Sharp saw the process of song-collecting as very much a transaction. He gave singers money and tobacco in exchange for songs; he gave them copies of the wonderful portrait photographs that he took; and in the case of one of his most prolific singers, Louie Hooper of Westport in Somerset, he gave her a concertina. This can be seen today at Cecil Sharp House in London, headquarters of the English Folk Dance and Song Society.

Yes, he was constricted by Edwardian sensibility and could only publish what was acceptable, but evidence indicates he took songs down as accurately as possible, and these are preserved today in his field notes.

It is difficult to comprehend the relevance of the American songwriter Caroline Herring's comment that "at a time when 13% of the population in the Appalachians was black, Sharp wilfully ignored them". Of course he did, he was seeking English folk songs from the descendants of the people of these islands. So he also ignored those of Dutch-German descent.

I am equally mystified by Knightley's comment that "with Sharp there's this great body of work, and nothing about the man". You say this is due to "Maud Karpeles, Sharp's faithful assistant ... who fiercely protected his legacy ... writing an anodyne biography that depicted him as a saint". This references Karpeles's 1967 biography. But Sharp's biography was first published in 1933, by Karpeles and AH Fox Strangways. Anybody who thinks that this book portrays Sharp as a saint ought to read it.

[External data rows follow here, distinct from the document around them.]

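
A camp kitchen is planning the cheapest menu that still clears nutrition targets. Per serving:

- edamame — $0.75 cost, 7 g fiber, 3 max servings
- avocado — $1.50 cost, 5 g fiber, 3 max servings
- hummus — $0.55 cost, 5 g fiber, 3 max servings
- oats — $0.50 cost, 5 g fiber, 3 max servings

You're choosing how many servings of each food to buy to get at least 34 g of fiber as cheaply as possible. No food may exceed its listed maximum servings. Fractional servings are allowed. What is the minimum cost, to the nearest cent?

$3.54

Cost per g of fiber: oats $0.1000, edamame $0.1071, hummus $0.1100, avocado $0.3000.
Take 3 servings of oats: +15.0 g fiber for $1.50 (total $1.50, still need 19.0 g).
Take 2.714 servings of edamame: +19.0 g fiber for $2.04 (total $3.54, still need 0.0 g).
Greedy by cheapest-per-g is optimal for a single linear constraint, so the minimum cost is $3.54.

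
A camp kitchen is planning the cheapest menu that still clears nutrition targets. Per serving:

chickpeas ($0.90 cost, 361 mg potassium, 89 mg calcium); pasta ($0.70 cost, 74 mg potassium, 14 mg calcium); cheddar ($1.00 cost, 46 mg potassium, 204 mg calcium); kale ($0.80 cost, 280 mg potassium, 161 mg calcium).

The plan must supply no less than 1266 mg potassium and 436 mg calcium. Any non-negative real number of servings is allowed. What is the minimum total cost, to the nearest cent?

This is a tiny linear program; its minimum lies at a vertex of the feasible set. List the vertices and price them.
chickpeas only: max(1266/361, 436/89) = 4.899 servings → $4.41.
pasta only: max(1266/74, 436/14) = 31.14 servings → $21.80.
cheddar only: max(1266/46, 436/204) = 27.52 servings → $27.52.
kale only: max(1266/280, 436/161) = 4.521 servings → $3.62.
chickpeas + pasta with both targets exact would need a negative amount; discard.
chickpeas + cheddar with both tight: 3.425 servings and 0.643 servings → $3.73.
chickpeas + kale with both tight: 2.462 servings and 1.347 servings → $3.29.
pasta + cheddar with both tight: 16.48 servings and 1.006 servings → $12.54.
pasta + kale with both tight: 10.23 servings and 1.819 servings → $8.61.
cheddar + kale with both targets exact would need a negative amount; discard.
So the least-cost plan costs $3.29.

$3.29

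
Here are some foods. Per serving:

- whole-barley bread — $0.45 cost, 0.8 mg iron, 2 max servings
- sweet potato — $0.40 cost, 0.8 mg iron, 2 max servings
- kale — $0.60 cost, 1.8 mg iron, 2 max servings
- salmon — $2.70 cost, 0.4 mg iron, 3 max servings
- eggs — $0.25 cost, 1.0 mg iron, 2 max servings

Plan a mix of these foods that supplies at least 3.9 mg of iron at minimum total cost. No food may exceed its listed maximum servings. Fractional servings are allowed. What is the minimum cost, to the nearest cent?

Cost per mg of iron: eggs $0.2500, kale $0.3333, sweet potato $0.5000, whole-barley bread $0.5625, salmon $6.7500.
Take 2 servings of eggs: +2.0 mg iron for $0.50 (total $0.50, still need 1.9 mg).
Take 1.056 servings of kale: +1.9 mg iron for $0.63 (total $1.13, still need 0.0 mg).
Filling from the cheapest source first is optimal under one linear minimum: $1.13.

$1.13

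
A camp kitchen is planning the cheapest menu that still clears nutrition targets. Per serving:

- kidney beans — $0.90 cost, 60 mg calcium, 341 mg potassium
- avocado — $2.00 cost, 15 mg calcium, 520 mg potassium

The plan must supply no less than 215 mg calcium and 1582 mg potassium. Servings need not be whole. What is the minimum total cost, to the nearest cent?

The cheapest plan sits at a corner of the feasible region — with two constraints it uses at most two foods.
kidney beans only: max(215/60, 1582/341) = 4.639 servings → $4.18.
avocado only: max(215/15, 1582/520) = 14.33 servings → $28.67.
kidney beans + avocado with both tight: 3.376 servings and 0.8283 servings → $4.70.
So the least-cost plan costs $4.18.

$4.18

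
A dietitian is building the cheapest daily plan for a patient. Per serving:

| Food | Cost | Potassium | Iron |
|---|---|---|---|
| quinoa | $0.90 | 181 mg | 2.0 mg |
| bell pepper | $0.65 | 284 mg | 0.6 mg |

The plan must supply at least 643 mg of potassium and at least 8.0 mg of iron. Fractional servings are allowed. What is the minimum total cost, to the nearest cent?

$3.60

Two binding constraints pin down two serving amounts, so the optimal mix uses at most two foods. The candidates are each food alone (scaled to the tighter of potassium/iron) and each pair with both constraints tight.
quinoa only: max(643/181, 8.0/2.0) = 4 servings → $3.60.
bell pepper only: max(643/284, 8.0/0.6) = 13.33 servings → $8.67.
quinoa + bell pepper with both targets exact would need a negative amount; discard.
Cheapest feasible corner: $3.60.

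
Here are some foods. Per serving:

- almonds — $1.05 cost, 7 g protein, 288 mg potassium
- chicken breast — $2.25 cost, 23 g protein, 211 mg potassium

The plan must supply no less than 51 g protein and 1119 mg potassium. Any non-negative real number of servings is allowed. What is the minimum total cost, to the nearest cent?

With two linear requirements the optimum uses one or two foods; enumerate the corners.
almonds only: max(51/7, 1119/288) = 7.286 servings → $7.65.
chicken breast only: max(51/23, 1119/211) = 5.303 servings → $11.93.
almonds + chicken breast with both tight: 2.91 servings and 1.332 servings → $6.05.
Cheapest feasible corner: $6.05.

$6.05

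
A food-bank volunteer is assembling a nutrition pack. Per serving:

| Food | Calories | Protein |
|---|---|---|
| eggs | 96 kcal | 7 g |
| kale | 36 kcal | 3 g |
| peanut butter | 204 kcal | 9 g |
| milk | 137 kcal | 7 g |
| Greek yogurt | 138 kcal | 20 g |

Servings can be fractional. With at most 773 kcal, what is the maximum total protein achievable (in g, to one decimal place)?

Protein per kcal: Greek yogurt 0.1449, kale 0.08333, eggs 0.07292, milk 0.05109, peanut butter 0.04412.
With no serving limits, spend the whole calories allowance on Greek yogurt: 773 kcal / 138 kcal × 20 g = 112.0 g.

112.0 g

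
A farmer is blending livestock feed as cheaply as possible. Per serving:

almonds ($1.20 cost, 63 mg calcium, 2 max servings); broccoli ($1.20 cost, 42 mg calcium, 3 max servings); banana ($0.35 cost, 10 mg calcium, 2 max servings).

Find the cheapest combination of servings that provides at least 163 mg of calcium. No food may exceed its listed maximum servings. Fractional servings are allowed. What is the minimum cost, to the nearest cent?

$3.46

Cost per mg of calcium: almonds $0.0190, broccoli $0.0286, banana $0.0350.
Take 2 servings of almonds: +126.0 mg calcium for $2.40 (total $2.40, still need 37.0 mg).
Take 0.881 servings of broccoli: +37.0 mg calcium for $1.06 (total $3.46, still need 0.0 mg).
Filling from the cheapest source first is optimal under one linear minimum: $3.46.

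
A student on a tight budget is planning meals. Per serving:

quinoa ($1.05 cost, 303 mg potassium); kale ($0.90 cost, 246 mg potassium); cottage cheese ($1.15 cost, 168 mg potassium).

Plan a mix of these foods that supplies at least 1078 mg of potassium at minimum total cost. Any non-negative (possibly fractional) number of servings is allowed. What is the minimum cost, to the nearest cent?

Cost per mg of potassium: quinoa $0.0035, kale $0.0037, cottage cheese $0.0068.
With no serving limits, use only quinoa: 1078 mg / 303 mg = 3.558 servings × $1.05 = $3.74.

$3.74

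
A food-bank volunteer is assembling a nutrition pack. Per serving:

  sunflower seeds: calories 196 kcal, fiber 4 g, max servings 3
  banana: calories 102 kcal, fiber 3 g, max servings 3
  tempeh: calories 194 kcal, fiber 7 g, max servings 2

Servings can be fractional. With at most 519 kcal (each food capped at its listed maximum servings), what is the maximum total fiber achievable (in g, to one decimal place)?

17.9 g

Fiber per kcal: tempeh 0.03608, banana 0.02941, sunflower seeds 0.02041.
Take 2 servings of tempeh: uses 388 kcal, +14.0 g fiber (running total 14.0 g).
Take 1.284 servings of banana: uses 131 kcal, +3.9 g fiber (running total 17.9 g).
Filling greedily by fiber-per-kcal is optimal for one linear limit, giving 17.9 g.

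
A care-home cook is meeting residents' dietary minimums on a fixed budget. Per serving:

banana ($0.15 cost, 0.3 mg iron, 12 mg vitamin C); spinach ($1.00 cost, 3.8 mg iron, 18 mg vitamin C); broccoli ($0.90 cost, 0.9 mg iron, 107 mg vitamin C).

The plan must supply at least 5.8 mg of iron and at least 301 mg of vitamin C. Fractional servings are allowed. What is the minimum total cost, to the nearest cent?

$3.29

With two linear requirements the optimum uses one or two foods; enumerate the corners.
banana only: max(5.8/0.3, 301/12) = 25.08 servings → $3.76.
spinach only: max(5.8/3.8, 301/18) = 16.72 servings → $16.72.
broccoli only: max(5.8/0.9, 301/107) = 6.444 servings → $5.80.
banana + spinach with both targets exact would need a negative amount; discard.
banana + broccoli with both tight: 16.42 servings and 0.9718 servings → $3.34.
spinach + broccoli with both tight: 0.8957 servings and 2.662 servings → $3.29.
The minimum over all feasible corners is $3.29.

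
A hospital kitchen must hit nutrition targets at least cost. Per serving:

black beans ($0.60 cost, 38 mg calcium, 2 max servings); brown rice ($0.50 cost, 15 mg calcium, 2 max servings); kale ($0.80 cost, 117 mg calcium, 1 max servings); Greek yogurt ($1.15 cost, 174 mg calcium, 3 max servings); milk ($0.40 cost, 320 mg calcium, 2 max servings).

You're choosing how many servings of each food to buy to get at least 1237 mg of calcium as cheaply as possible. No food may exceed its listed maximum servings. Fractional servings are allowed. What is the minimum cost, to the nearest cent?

Cost per mg of calcium: milk $0.0013, Greek yogurt $0.0066, kale $0.0068, black beans $0.0158, brown rice $0.0333.
Take 2 servings of milk: +640.0 mg calcium for $0.80 (total $0.80, still need 597.0 mg).
Take 3 servings of Greek yogurt: +522.0 mg calcium for $3.45 (total $4.25, still need 75.0 mg).
Take 0.641 servings of kale: +75.0 mg calcium for $0.51 (total $4.76, still need 0.0 mg).
Filling from the cheapest source first is optimal under one linear minimum: $4.76.

$4.76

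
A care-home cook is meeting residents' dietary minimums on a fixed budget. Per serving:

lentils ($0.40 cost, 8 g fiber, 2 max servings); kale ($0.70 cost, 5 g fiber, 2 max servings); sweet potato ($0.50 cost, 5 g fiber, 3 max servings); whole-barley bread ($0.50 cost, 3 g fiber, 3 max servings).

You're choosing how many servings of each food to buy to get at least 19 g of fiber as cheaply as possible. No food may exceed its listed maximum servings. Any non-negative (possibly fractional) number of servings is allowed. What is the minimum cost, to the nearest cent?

$1.10

Cost per g of fiber: lentils $0.0500, sweet potato $0.1000, kale $0.1400, whole-barley bread $0.1667.
Take 2 servings of lentils: +16.0 g fiber for $0.80 (total $0.80, still need 3.0 g).
Take 0.6 servings of sweet potato: +3.0 g fiber for $0.30 (total $1.10, still need 0.0 g).
Filling from the cheapest source first is optimal under one linear minimum: $1.10.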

Your article also talks of "a controlling manipulator who presented a false idyll of rural England by excluding anything that didn't fit his agenda" ? clearly based on David Harker's research in the 1970s and 1980s. But later research showed that Harker's statistical methods were based on false assumptions.

Sharp, without the benefit of hefty research grants, pursued his passion for folk until his death ? gathering an astonishing archive of music, song and dance. Without his efforts and those of a host of largely forgotten collectors, our cultural life would be the poorer.